O que decidiu o STF no Tema 1.308
O plenário julgou o Tema 1.308 da repercussão geral (ARE 1.487.739), com relatoria do ministro Alexandre de Moraes. A tese fixada determina que o valor do piso nacional previsto na Lei Federal 11.738/2008 se aplica a todos os profissionais do magistério público da educação básica, independentemente da natureza jurídica do vínculo firmado com a Administração Pública.
Em linguagem direta: professores com contratos temporários — os chamados CTDs — têm os mesmos direitos ao piso que os professores efetivos. Para 2026, o valor do piso é de R$ 5.130,63 para a jornada de 40 horas semanais. Quem trabalha menos horas recebe de forma proporcional.
Por que muitos temporários ainda recebem menos
Antes da decisão, vários estados e municípios pagavam abaixo do piso aos professores temporários, alegando que a Lei do Piso valia apenas para servidores efetivos. O STF encerrou essa disputa de forma definitiva, com efeito vinculante para todos os tribunais do país.
Os dados do Censo Escolar 2025, apresentados durante o julgamento, mostram a dimensão do problema: quase 50% dos contratos docentes na educação básica brasileira são temporários. O ministro relator destacou que esse volume contraria a Constituição Federal, que só permite a contratação temporária em caráter excepcional.
O STF ainda fixou uma regra adicional: o número de professores efetivos cedidos para outros órgãos dos Três Poderes não pode superar 5% do quadro permanente de cada unidade federativa — outra proteção ao funcionalismo docente estável.
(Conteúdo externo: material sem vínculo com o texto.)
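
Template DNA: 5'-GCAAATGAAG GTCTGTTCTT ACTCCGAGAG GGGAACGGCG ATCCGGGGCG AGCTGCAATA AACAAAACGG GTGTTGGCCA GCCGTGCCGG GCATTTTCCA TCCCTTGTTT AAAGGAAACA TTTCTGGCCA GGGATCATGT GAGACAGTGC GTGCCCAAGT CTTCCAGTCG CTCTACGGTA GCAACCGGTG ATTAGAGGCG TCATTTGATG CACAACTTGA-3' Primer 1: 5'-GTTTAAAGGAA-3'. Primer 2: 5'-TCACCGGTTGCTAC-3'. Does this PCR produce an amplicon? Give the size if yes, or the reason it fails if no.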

Como o professor temporário pode garantir o direito
Com a tese de repercussão geral, todos os tribunais do país são obrigados a aplicar a orientação do STF. Isso significa que o professor temporário que recebe menos do que R$ 5.130,63 (jornada de 40 horas semanais) pode buscar o cumprimento do direito pelas seguintes vias:
- Sindicato da categoria: entre em contato com o sindicato local para saber se já existe ação coletiva em curso ou orientação sobre como notificar a secretaria de educação;
- Defensoria Pública: professores sem condições de arcar com advogado podem buscar atendimento gratuito para ajuizar ação individual;
- Verificação do contracheque: confira se o valor bruto mensal está igual ou acima do piso proporcional à sua carga horária; se não estiver, documente as diferenças.
O primeiro passo prático é verificar se seu estado ou município já publicou atos administrativos adequando os contratos ao valor do piso. Muitos entes ainda não cumpriram a decisão, tornando o acompanhamento sindical essencial.
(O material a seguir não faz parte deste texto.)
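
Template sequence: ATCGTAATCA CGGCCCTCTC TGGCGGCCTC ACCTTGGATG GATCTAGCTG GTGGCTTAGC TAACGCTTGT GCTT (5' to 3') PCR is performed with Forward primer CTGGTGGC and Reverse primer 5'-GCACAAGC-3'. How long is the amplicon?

25 bp

Forward primer CTGGTGGC is found on the top strand at positions 48–55.
Reverse complement of the reverse primer: GCTTGTGC. This occurs on the top strand at positions 65–72.
The product runs from position 48 to position 72, so its length is 72 − 48 + 1 = 25 bp.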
Por que essa decisão importa para toda a educação
Além do impacto direto na renda de centenas de milhares de professores, o Tema 1.308 sinaliza um limite constitucional à precarização da carreira docente. Ao equiparar os direitos salariais de temporários e efetivos, o STF reforça que a qualidade da educação pública passa pelo respeito às condições mínimas de remuneração — independentemente do tipo de contrato que mantém o professor em sala de aula.
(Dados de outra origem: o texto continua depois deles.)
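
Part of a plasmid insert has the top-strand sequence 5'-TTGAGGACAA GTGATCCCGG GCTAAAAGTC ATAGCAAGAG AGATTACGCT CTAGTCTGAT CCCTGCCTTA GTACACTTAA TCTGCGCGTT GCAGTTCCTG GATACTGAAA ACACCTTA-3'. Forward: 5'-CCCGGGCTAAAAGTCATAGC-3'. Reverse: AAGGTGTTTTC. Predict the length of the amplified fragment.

Forward primer CCCGGGCTAAAAGTCATAGC is found on the top strand at positions 16–35.
Reverse complement of the reverse primer: GAAAACACCTT. This occurs on the top strand at positions 107–117.
Product length = (reverse-primer end) − (forward-primer start) + 1 = 117 − 16 + 1 = 102 bp.

102 bp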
Segundo dados apresentados no julgamento, a realidade atual contraria o espírito da Constituição: com quase metade dos professores sob contratos temporários, a exceção virou regra. A decisão é um passo concreto para reverter esse quadro. Se você é professor temporário da rede pública, vale verificar agora o contracheque e, em caso de diferença com o piso vigente, procurar o sindicato da sua categoria o quanto antes.